And when he looked in on Janet in her sitting room to say good-by, he began with a satirical, "Congratulations, Jenny."

Jenny looked at him with wondering eyes. She was drooping like a sunless flower and was reading poetry out of a beautifully bound volume. "What is it, Ross?" she asked.

"On shaking Artie so smoothly. Trust you to do the right thing at the right time, and in the right way. You're a beauty, Jen, and no mistake," laughed Ross. "I never saw your like. You really must marry a title—Madame la Duchesse! And nobody's on to you but me. You aren't even on to yourself!"

Janet drew up haughtily and swept into her bedroom, closing the door with almost coarse emphasis.

CHAPTER XII

ARTHUR FALLS AMONG LAWYERS

Arthur ended his far from orderly retreat at the Auditorium, and in the sitting room of his suite there set about re-forming his lines, with some vague idea of making another attack later in the day—one less timid and blundering. "I'd better not have gone near her," said he disgustedly. "How could a man win when he feels beaten before he begins?" He was not now hazed by Janet's beauty and her voice like bells in evening quiet, and her mystic ideas. Youth, rarely wise in action, is often wise in thought; and Arthur, having a reasoning apparatus that worked uncommonly well when he set it in motion and did not interfere with it, was soon seeing his situation as a whole much as it was—ugly, mocking, hopeless.

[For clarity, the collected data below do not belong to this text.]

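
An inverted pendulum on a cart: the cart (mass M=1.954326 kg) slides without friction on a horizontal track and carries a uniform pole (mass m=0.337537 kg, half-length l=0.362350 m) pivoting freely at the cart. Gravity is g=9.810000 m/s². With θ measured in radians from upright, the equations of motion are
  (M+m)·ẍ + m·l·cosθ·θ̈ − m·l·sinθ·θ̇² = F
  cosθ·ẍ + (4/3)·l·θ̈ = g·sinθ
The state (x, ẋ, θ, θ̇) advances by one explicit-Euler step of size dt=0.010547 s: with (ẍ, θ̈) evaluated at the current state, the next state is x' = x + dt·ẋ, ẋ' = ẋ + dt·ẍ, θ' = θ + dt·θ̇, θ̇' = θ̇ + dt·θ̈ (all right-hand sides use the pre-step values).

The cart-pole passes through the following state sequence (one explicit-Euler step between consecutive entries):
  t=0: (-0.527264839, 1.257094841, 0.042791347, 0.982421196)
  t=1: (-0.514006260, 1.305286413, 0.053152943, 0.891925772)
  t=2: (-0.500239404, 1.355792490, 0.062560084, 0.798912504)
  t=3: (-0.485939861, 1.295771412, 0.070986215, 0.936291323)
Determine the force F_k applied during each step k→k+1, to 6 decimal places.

step 0→1:
  ẍ = (ẋ'−ẋ)/dt = (1.305286413−1.257094841)/0.010547 = 4.569221
  θ̈ = (θ̇'−θ̇)/dt = (0.891925772−0.982421196)/0.010547 = -8.580205
  sinθ=0.042778, cosθ=0.999085
  F = (M+m)·ẍ + m·l·cosθ·θ̈ − m·l·sinθ·θ̇² = 10.472028 + -1.048454 − 0.005050 = 9.418524
step 1→2:
  ẍ = (ẋ'−ẋ)/dt = (1.355792490−1.305286413)/0.010547 = 4.788668
  θ̈ = (θ̇'−θ̇)/dt = (0.798912504−0.891925772)/0.010547 = -8.818931
  sinθ=0.053128, cosθ=0.998588
  F = (M+m)·ẍ + m·l·cosθ·θ̈ − m·l·sinθ·θ̇² = 10.974970 + -1.077090 − 0.005169 = 9.892711
step 2→3:
  ẍ = (ẋ'−ẋ)/dt = (1.295771412−1.355792490)/0.010547 = -5.690820
  θ̈ = (θ̇'−θ̇)/dt = (0.936291323−0.798912504)/0.010547 = 13.025393
  sinθ=0.062519, cosθ=0.998044
  F = (M+m)·ẍ + m·l·cosθ·θ̈ − m·l·sinθ·θ̇² = -13.042580 + 1.589974 − 0.004880 = -11.457486

F_0 = 9.418524 N
F_1 = 9.892711 N
F_2 = -11.457486 N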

"Maybe Janet knows the real reason why she's acting this way, maybe she don't," thought he, with the disposition of the inexperienced to give the benefit of even imaginary doubt. "No matter; the fact is, it's all up between us." This finality, unexpectedly staring at him, gave him a shock. "Why," he muttered, "she really has thrown me over! All her talk was a blind—a trick." And, further exhibiting his youth in holding the individual responsible for the system of which the individual is merely a victim, usually a pitiable victim, he went to the opposite extreme and fell to denouncing her—cold-hearted and mercenary like her mother, a coward as well as a hypocrite—for, if she had had any of the bravery of self-respect, wouldn't she have been frank with him? He reviewed her in the flooding new light upon her character, this light that revealed her as mercilessly as flash of night-watchman's lantern on guilty, shrinking form. "She—Why, she always was a fakir!" he exclaimed, stupefied by the revelation of his own lack of discernment, he who had prided himself on his acuteness, especially as to women. "From childhood up, she has always made herself comfortable, no matter who was put out; she has gotten whatever she wanted, always pretending to be unselfish, always making it look as if the other person were in the wrong." There he started up in the rate of the hoodwinked, at the recollection of an incident of the previous summer—how she had been most gracious to a young French nobleman, in America in search of a wife; how anybody but "spiritual" Janet would have been accused of outrageous flirting—no, not accused, but convicted. He recalled a vague story which he had set down to envious gossip—a story that the Frenchman had departed on learning that Charles Whitney had not yet reached the stage of fashionable education at which the American father appreciates titles and begins to listen without losing his temper when the subject of settlements is broached. He remembered now that Janet had been low-spirited for some time after the Frenchman took himself and title and eloquent eyes and "soulful, stimulating conversation" to another market. "What a damn fool I've been!" Arthur all but shouted at his own image in a mirror which by chance was opposite him. A glance, and his eyes shifted; somehow, it gave him no pleasure, but the reverse, to see that handsome face and well-set-up, well-dressed figure.

"She was marrying me for money," he went on, when he had once more seated himself, legs crossed and cigarette going reflectively. The idea seemed new to him—that people with money could marry for money, just as a capitalist goes only where he hopes to increase his capital. But on examining it more closely, he was surprised to find that it was not new at all. "What am I so virtuous about?" said he. "Wasn't I after money, too? If our circumstances were reversed, what would I be doing?" He could find but one honest answer. "No doubt I'd be trying to get out of it, and if I didn't, it'd be because I couldn't see or make a way." To his abnormally sensitized nerves the whole business began to exude a distinct, nauseating odor. "Rotten—that's the God's truth," thought he. "Father was right!"

But there he drew back; he must be careful not to let anger sweep him into conceding too much. "No—life's got to be lived as the world dictates," he hastened to add. "I see now why father did it, but he went too far. He forgot my rights. The money is mine. And, by God, I'll get it!" And again he started up; and again he was caught and put out of countenance by his own image in the mirror. He turned away, shamefaced, but sullenly resolute.